18. (Chapter 10) You are given the following information about equipment that is required for your business. Assume that the equipment will be replaced as it wears out, that you can buy only one of the machines, and that straight-line depreciation to zero is used. The required return is 15 percent. Ignore taxes. Machine A has an initial cost of $200,000, an operating cost per year of $15,000, and an expected life of 8 years. Machine B has an initial cost of $300,000, and operating cost per year of $17,500, and an expected life of 10 years. Which machine would you buy and why?

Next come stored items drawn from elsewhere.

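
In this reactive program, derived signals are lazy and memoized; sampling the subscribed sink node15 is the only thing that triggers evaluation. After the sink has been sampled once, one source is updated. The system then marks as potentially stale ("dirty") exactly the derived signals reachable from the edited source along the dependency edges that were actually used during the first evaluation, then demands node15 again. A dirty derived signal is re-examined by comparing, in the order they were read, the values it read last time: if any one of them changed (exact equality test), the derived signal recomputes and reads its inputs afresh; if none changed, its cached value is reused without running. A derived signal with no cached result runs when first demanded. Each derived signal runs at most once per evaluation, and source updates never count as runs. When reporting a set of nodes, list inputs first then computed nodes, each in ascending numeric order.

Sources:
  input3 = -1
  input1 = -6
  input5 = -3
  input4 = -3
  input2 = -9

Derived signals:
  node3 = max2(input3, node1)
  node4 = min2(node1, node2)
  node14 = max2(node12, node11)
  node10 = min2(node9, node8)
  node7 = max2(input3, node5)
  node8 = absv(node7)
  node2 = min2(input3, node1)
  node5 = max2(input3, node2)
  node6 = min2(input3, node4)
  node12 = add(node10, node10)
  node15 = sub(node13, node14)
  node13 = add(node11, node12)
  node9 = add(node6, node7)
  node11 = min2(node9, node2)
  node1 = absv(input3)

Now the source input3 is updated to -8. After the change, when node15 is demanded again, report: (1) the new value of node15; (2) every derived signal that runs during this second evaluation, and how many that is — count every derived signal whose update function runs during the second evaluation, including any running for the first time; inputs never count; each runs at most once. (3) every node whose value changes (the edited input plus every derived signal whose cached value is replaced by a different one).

Demanding node15 again yields -32.
14 derived signals run: node1, node2, node4, node5, node6, node7, node8, node9, node10, node11, node12, node13, node14, node15.
The nodes whose values change: input3, node1, node2, node4, node5, node6, node7, node8, node9, node10, node11, node12, node13, node14, node15.

First demand of the output computes:
  node1 = absv(-1) = 1
  node2 = min2(-1, 1) = -1
  node4 = min2(1, -1) = -1
  node5 = max2(-1, -1) = -1
  node6 = min2(-1, -1) = -1
  node7 = max2(-1, -1) = -1
  node8 = absv(-1) = 1
  node9 = add(-1, -1) = -2
  node10 = min2(-2, 1) = -2
  node11 = min2(-2, -1) = -2
  node12 = add(-2, -2) = -4
  node13 = add(-2, -4) = -6
  node14 = max2(-4, -2) = -2
  node15 = sub(-6, -2) = -4

After the edit, cleaning proceeds:
  node1: a read changed (input3 -1->-8) — executes, giving 8.
  node2: a read changed (input3 -1->-8; node1 1->8) — executes, giving -8.
  node4: a read changed (node1 1->8; node2 -1->-8) — executes, giving -8.
  node5: a read changed (input3 -1->-8; node2 -1->-8) — executes, giving -8.
  node6: a read changed (input3 -1->-8; node4 -1->-8) — executes, giving -8.
  node7: a read changed (input3 -1->-8; node5 -1->-8) — executes, giving -8.
  node8: a read changed (node7 -1->-8) — executes, giving 8.
  node9: a read changed (node6 -1->-8; node7 -1->-8) — executes, giving -16.
  node10: a read changed (node9 -2->-16; node8 1->8) — executes, giving -16.
  node11: a read changed (node9 -2->-16; node2 -1->-8) — executes, giving -16.
  node12: a read changed (node10 -2->-16; node10 -2->-16) — executes, giving -32.
  node13: a read changed (node11 -2->-16; node12 -4->-32) — executes, giving -48.
  node14: a read changed (node12 -4->-32; node11 -2->-16) — executes, giving -16.
  node15: a read changed (node13 -6->-48; node14 -2->-16) — executes, giving -32.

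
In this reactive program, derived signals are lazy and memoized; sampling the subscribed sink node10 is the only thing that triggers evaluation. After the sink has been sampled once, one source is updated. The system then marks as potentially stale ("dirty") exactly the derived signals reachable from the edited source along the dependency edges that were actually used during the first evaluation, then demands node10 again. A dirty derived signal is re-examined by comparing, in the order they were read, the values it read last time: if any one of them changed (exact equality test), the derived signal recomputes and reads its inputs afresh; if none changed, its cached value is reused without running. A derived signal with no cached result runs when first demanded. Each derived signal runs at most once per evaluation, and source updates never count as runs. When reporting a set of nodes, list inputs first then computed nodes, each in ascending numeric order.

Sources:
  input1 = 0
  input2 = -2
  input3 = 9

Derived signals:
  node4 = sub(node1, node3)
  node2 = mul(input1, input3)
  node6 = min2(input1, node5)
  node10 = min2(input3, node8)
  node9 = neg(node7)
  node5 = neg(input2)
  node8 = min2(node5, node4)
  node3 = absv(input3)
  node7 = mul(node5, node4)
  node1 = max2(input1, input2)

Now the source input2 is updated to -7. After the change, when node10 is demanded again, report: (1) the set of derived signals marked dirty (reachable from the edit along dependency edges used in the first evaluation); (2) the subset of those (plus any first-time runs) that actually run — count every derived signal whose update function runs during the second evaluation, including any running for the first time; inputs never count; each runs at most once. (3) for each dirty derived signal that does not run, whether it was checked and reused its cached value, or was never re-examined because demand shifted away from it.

First demand of the output computes:
  node1 = max2(0, -2) = 0
  node3 = absv(9) = 9
  node4 = sub(0, 9) = -9
  node5 = neg(-2) = 2
  node8 = min2(2, -9) = -9
  node10 = min2(9, -9) = -9

After the edit, cleaning proceeds:
  node1: a read changed (input2 -2->-7) — executes, giving 0 — identical to its old value.
  node4: dirty, but its reads are unchanged (node1 unchanged, node3 unchanged); cached -9 stands.
  node5: a read changed (input2 -2->-7) — executes, giving 7.
  node8: a read changed (node5 2->7) — executes, giving -9 — identical to its old value.
  node10: dirty, but its reads are unchanged (input3 unchanged, node8 unchanged); cached -9 stands.

Note where the cutoff bites: node4 is checked, finds nothing changed, and keeps its cache.

The edit dirties: node1, node4, node5, node8, node10.
3 derived signals run: node1, node5, node8.
Cache hits after checking: node4, node10.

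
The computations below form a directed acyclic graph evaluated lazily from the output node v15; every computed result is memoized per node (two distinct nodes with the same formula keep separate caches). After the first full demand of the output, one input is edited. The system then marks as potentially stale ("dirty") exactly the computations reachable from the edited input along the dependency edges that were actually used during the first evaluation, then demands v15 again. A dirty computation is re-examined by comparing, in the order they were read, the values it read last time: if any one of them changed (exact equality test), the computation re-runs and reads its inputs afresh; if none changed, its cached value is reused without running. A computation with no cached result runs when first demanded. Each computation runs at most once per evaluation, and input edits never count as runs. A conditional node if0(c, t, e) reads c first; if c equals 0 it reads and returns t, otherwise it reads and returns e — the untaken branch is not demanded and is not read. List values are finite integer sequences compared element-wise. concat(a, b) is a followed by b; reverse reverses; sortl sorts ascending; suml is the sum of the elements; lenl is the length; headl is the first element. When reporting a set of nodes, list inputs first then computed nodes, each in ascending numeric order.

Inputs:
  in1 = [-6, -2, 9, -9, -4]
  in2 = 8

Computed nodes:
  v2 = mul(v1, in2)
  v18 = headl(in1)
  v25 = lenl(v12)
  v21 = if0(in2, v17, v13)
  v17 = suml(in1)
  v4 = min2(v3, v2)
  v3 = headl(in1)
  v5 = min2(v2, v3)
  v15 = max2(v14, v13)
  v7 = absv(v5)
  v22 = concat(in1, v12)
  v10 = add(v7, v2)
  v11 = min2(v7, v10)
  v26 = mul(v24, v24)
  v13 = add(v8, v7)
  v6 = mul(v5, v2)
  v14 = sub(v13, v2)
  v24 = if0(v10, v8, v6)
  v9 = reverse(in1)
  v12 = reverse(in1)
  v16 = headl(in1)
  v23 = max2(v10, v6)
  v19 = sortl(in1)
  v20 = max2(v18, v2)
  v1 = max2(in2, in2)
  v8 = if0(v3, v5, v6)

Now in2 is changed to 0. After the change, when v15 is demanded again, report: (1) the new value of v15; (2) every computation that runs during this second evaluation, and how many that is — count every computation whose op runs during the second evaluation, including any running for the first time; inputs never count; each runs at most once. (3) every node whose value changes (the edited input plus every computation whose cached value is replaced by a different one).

Demanding v15 again yields 6.
8 computations run: v1, v2, v5, v6, v8, v13, v14, v15.
The nodes whose values change: in2, v1, v2, v6, v8, v13, v14, v15.
Note where the cutoff bites: v7 is checked, finds nothing changed, and keeps its cache.

First demand of the output computes:
  v1 = max2(8, 8) = 8
  v2 = mul(8, 8) = 64
  v3 = headl([-6, -2, 9, -9, -4]) = -6
  v5 = min2(64, -6) = -6
  v6 = mul(-6, 64) = -384
  v7 = absv(-6) = 6
  v8 = if0(v3=-6 -> else branch v6) = -384
  v13 = add(-384, 6) = -378
  v14 = sub(-378, 64) = -442
  v15 = max2(-442, -378) = -378

After the edit, cleaning proceeds:
  v1: a read changed (in2 8->0; in2 8->0) — executes, giving 0.
  v2: a read changed (v1 8->0; in2 8->0) — executes, giving 0.
  v5: a read changed (v2 64->0) — executes, giving -6 — identical to its old value.
  v6: a read changed (v2 64->0) — executes, giving 0.
  v7: dirty, but its reads are unchanged (v5 unchanged); cached 6 stands.
  v8: a read changed (v6 -384->0) — executes, giving 0.
  v13: a read changed (v8 -384->0) — executes, giving 6.
  v14: a read changed (v13 -378->6; v2 64->0) — executes, giving 6.
  v15: a read changed (v14 -442->6; v13 -378->6) — executes, giving 6.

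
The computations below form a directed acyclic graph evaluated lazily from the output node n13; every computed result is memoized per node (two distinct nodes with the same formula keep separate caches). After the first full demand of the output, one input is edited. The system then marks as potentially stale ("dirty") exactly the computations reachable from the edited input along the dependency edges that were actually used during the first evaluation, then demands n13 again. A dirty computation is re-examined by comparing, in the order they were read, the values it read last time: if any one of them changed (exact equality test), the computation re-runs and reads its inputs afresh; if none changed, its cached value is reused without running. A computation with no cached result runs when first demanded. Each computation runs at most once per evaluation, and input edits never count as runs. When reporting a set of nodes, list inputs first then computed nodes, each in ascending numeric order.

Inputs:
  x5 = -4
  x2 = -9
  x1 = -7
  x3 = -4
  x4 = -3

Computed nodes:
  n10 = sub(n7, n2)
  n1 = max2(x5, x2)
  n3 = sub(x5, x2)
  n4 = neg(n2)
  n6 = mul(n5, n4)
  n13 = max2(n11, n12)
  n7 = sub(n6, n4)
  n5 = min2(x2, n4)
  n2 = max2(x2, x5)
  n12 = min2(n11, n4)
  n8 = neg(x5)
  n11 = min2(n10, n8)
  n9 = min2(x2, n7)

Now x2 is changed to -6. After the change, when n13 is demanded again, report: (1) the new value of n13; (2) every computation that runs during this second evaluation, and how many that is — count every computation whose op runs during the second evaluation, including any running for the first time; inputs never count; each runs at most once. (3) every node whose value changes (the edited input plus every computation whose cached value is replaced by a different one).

Demanding n13 again yields -24.
8 computations run: n2, n5, n6, n7, n10, n11, n12, n13.
The nodes whose values change: x2, n5, n6, n7, n10, n11, n12, n13.
Note where the cutoff bites: n4 is checked, finds nothing changed, and keeps its cache.

First demand of the output computes:
  n2 = max2(-9, -4) = -4
  n4 = neg(-4) = 4
  n5 = min2(-9, 4) = -9
  n6 = mul(-9, 4) = -36
  n7 = sub(-36, 4) = -40
  n8 = neg(-4) = 4
  n10 = sub(-40, -4) = -36
  n11 = min2(-36, 4) = -36
  n12 = min2(-36, 4) = -36
  n13 = max2(-36, -36) = -36

After the edit, cleaning proceeds:
  n2: a read changed (x2 -9->-6) — executes, giving -4 — identical to its old value.
  n4: dirty, but its reads are unchanged (n2 unchanged); cached 4 stands.
  n5: a read changed (x2 -9->-6) — executes, giving -6.
  n6: a read changed (n5 -9->-6) — executes, giving -24.
  n7: a read changed (n6 -36->-24) — executes, giving -28.
  n10: a read changed (n7 -40->-28) — executes, giving -24.
  n11: a read changed (n10 -36->-24) — executes, giving -24.
  n12: a read changed (n11 -36->-24) — executes, giving -24.
  n13: a read changed (n11 -36->-24; n12 -36->-24) — executes, giving -24.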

20. (Chapter 16) Felony Federal Bank has expected EBIT of $910, debt with a face and market value of $2,000 paying an 8.5 percent annual coupon, and an unlevered cost of capital of 12 percent. If the tax rate is 34 percent, what is the value of the firm?

27. (Chapter 17) Sesame Sweet, Inc. has 220,000 shares outstanding with a par value of $1 per share and a market price of $12 per share. Capital in excess of par amounts to $540,000, while retained earnings is $275,000. There is no treasury stock and there are no transaction costs. Suppose Sesame Sweet declares a 3-for-1 stock split. What is the market price of a share of the company’s stock after the split?

28. (Chapter 20) Cindy’s Infant Toys currently has an average inventory of 1,800 teething rings. The carrying cost per unit per year is 5 cents. Cindy places an order for 3,600 teething rings on the first of each month and the order cost is $25. What will be the average inventory count if the firm switches to the EOQ model?

33. (Chapter 18) Suppose that the inventory period is 50 days, the accounts payable period is 35 days, and the cash cycle is 55 days. What is the operating cycle?